If your notion of 'the greatest art' is historically based (i.e. the beginning of modernism seen in Byzantine art), then this is an extremely myopic statement.

Interesting that you see the broader view as being "myopic", naxosaxur, rather than the one that insists most great art is inspired primarily by one impulse.

I think others have made the major responses to this well enough. I, too, tend to balk at reading too much into commision-based "inspiration". I also find the following statement interesting:

it wasn't until the Renaissance that artists dared paint anything aside from Jesus, the stories of the old/new testament, and the saints.

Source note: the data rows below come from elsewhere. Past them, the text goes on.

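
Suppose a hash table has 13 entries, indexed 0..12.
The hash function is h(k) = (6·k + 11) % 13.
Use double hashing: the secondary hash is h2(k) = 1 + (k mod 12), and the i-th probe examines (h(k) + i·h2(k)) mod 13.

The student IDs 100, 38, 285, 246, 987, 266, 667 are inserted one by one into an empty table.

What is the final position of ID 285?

100: h=0 => slot 0
38: h=5 => slot 5
285: h=5, h2=10, probe 5,2 => slot 2
246: h=5, h2=7, probe 5,12 => slot 12
987: h=5, h2=4, probe 5,9 => slot 9
266: h=8 => slot 8
667: h=9, h2=8, probe 9,4 => slot 4
Table: [100, ., 285, ., 667, 38, ., ., 266, 987, ., ., 246]

2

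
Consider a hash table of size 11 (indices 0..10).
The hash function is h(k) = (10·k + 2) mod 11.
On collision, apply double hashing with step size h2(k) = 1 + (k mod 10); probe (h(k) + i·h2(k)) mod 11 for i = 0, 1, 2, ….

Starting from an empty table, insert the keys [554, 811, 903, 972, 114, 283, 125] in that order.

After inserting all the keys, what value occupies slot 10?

Insert 554: h=9, slot 9 empty → index 9.
Insert 811: h=5, slot 5 empty → index 5.
Insert 903: h=1, slot 1 empty → index 1.
Insert 972: h=9, h2=3, slots 9,1 occupied → index 4.
Insert 114: h=9, h2=5, slot 9 occupied → index 3.
Insert 283: h=5, h2=4, slots 5,9 occupied → index 2.
Insert 125: h=9, h2=6, slots 9,4 occupied → index 10.
Table: [∅, 903, 283, 114, 972, 811, ∅, ∅, ∅, 554, 125]

125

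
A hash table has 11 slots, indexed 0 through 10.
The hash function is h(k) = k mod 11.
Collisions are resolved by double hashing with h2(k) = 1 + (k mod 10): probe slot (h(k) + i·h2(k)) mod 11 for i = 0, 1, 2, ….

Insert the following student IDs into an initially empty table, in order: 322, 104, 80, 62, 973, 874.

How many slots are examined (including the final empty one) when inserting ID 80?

322: h=3 -> slot 3
104: h=5 -> slot 5
80: h=3, h2=1, probe 3,4 -> slot 4
62: h=7 -> slot 7
973: h=5, h2=4, probe 5,9 -> slot 9
874: h=5, h2=5, probe 5,10 -> slot 10
Table: [_, _, _, 322, 80, 104, _, 62, _, 973, 874]

2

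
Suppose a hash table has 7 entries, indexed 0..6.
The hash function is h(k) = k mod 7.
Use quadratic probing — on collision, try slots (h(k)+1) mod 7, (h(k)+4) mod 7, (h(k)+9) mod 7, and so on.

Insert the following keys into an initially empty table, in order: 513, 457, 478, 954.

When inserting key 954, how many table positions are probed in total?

513: h=2 -> slot 2
457: h=2, probe 2,3 -> slot 3
478: h=2, probe 2,3,6 -> slot 6
954: h=2, probe 2,3,6,4 -> slot 4
Table: [., ., 513, 457, 954, ., 478]

4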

I think that use of the word "dared" tells us most of what we need to know about how much the creative juices of those particular artists were inspired by religion rather than given no option by it.
posted by Decani at 6:48 AM on March 28, 2005

yankeefog has a good point about literature and access. it implies that you'd see a difference when it's expensive and i think that's right - before printing became popular, books that i can think of were mainly religious texts (think illustrated manuscripts etc) or other political documents.
posted by andrew cooke at 7:40 AM on March 28, 2005

and wasn't printing translated versions of the bible connected with the reduction in the power of the catholic church? so there's a feedback loop - literature didn't just escape from the control of the church, but the associated technology helped other arts become freer too.
posted by andrew cooke at 7:42 AM on March 28, 2005

and can you argue that blake (and goya) were liberated from the church because they could produce prints?
posted by andrew cooke at 7:53 AM on March 28, 2005

churches are no more "pure" (or "useless") than castles.

I don't believe that's literally true - a cathedral's much easier to barge into than a castle - but it is nevertheless a good point, considering the missions in the Americas you mentioned, which combine the two in many ways, and also the number of times temples have been used for last stands in history.

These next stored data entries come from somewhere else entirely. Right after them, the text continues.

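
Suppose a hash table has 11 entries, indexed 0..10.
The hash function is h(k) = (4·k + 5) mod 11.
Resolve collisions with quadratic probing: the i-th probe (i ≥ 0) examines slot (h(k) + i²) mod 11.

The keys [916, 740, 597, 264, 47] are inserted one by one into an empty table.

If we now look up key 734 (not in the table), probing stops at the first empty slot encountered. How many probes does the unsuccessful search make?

3

916: h=6 => slot 6
740: h=6, probe 6,7 => slot 7
597: h=6, probe 6,7,10 => slot 10
264: h=5 => slot 5
47: h=6, probe 6,7,10,4 => slot 4
Table: [∅, ∅, ∅, ∅, 47, 264, 916, 740, ∅, ∅, 597]
Lookup 734: h=4, probe 4,5,8 → slot 8 empty, not found.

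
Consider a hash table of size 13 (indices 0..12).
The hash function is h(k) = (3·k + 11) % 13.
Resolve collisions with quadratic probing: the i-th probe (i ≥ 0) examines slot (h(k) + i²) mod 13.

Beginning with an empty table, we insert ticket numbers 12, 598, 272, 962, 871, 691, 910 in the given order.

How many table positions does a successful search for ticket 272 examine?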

In general you do have to consider that the Church was the seat of learning in Europe for a good 800 years or so, and in the meantime secular rulers weren't powerful, rich, or stable enough to afford much in the way of art initiatives. It may be worth contrasting this to how Chinese/Japanese art developed, where a relatively secular (but inspired by religion in most cases) current appeared many years earlier, parallel to their explicitly religious art. (Also, on preview, that relates to availability of materials - the more secular of east Asian arts being ink-painting, calligraphy, and printmaking, the explicitly religious ones sculpture and architecture, which was all Europe had for a long time.)
posted by furiousthought at 8:23 AM on March 28, 2005

what about science and math
posted by foraneagle2 at 1:43 PM on March 28, 2005

churches are no more "pure" (or "useless") than castles.

Well, in practice you make a good point. I guess the distinction I was getting at was the idea that a church was supposedly made to be available to anyone and not to have to deal with 'is the living room big enough' type of questions. Although castles were state houses and not simply mansions, so in a way more like "the white house" or something, than purely a rich guy's residence. Of course, on the other other hand, back when all these things were built, most of the church and state were pretty much equivalent to the "rich guys", so it all ends up smushing together, as you suggest.

Still, I don't know if any king would have had michelangelo paint amazing murals on his ceiling & all that. It seems that one could at least argue for some amount of piety or love of the sublime in the construction of the most beautiful cathedrals, whereas most castles are a bit more blatant in their lack of homage to any sense of awe, or of the divine.